De longe, o Jimmy acena para mim. Esse vai ser o primeiro treino dele após a cirurgia e as expectativas são altas. O Trevor também se aproxima das arquibancadas, mas senta umas fileiras à frente. Ele está carregando a bolsa do Jimmy. Eu não sei se fico feliz ou com ciúmes, pois apesar de tudo, o Jimmy tem um ótimo amigo.
— Vai assistir o namoradinho? — questiona uma desanimada Betty, que joga suas coisas no chão e senta ao meu lado.
— Betty, meu Deus, que susto. Como você chegou aqui? — pergunto, colocando a mão no peito para verificar se o meu coração ainda bate.
— Eu vim voando. Esqueceu que eu sou uma bruxa? Eu vim voando. — ela levanta as mãos imitando uma bruxa voando.
— E sim. Estou acompanhando o Jimmy. Esse treino é importante. O treinador Stuart ainda está relutante em colocado no time. — explico sem tirar os olhos do campo.
— Entendo. A cirurgia ainda é recente, mas seria interessante ver um pouco de sangue e tripas. — ela diz em um tom sério, mas dá um sorrisinho ao ver a minha expressão de espanto. — Tô brincando, Ward.
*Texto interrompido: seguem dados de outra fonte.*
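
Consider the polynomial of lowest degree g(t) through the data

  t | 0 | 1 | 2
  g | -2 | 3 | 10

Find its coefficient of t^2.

1

Build the Lagrange basis polynomials:
L_0(t) = (t - 1)(t - 2) / [2] = (1/2)t^2 - (3/2)t + 1
L_1(t) = t(t - 2) / [-1] = -t^2 + 2t
L_2(t) = t(t - 1) / [2] = (1/2)t^2 - (1/2)t
g(t) = (-2)·L_0 + 3·L_1 + 10·L_2
Only the coefficient of t^2 is needed; take it from each L_i and combine:
(-2)·(1/2) + 3·(-1) + 10·(1/2) = 1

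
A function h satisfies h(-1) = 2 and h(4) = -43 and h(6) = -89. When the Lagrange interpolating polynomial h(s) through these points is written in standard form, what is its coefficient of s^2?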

Eu não tenho vontade de matar vocês dois.
— Ah, obrigado pelo seu jeito único de dizer que gosta de mim. Eu também gosto de você, Betty. É a única pessoa que não me trata como um estranho. — eu abro o meu coração, mas ela parece não se importar muito.
— A vontade de te matar voltou um pouquinho. — ela brinca. — Você fez o dever de algebra?
— Sim. — digo, antes de pegar a minha mochila para passar as anotações da matéria. — A minha letra é um pouco confusa, mas dá para entender. — pego o caderno e entrego para Betty. — Faz o exercício aqui. Depois vamos juntos para classe.
— Ok. — ela concorda, colocando os fones no ouvido.
O treino inicia e os jogadores correm pelo campo. A equipe titular está usando uma camisa laranja nas cores da bandeira da escola. No inverno, os atletas treinam com um moletom horroroso. Eu recebi um no meu primeiro dia de aula. O time adversário, que são os reservas, utilizam uma roupa preta.
Corre de um lado. Corre para o outro. Eu não entendo nada de futebol americano e, por enquanto, a Betty não é uma boa companhia. Como ela consegue copiar o exercício ouvindo uma música tão alta? Jesus.
De repente, o Jimmy cai no chão e a minha primeira reação é levantar. Eu tento controlar a minha boca, mas é mais forte que eu.
— Jimmy! — grito e chamo a atenção de todos.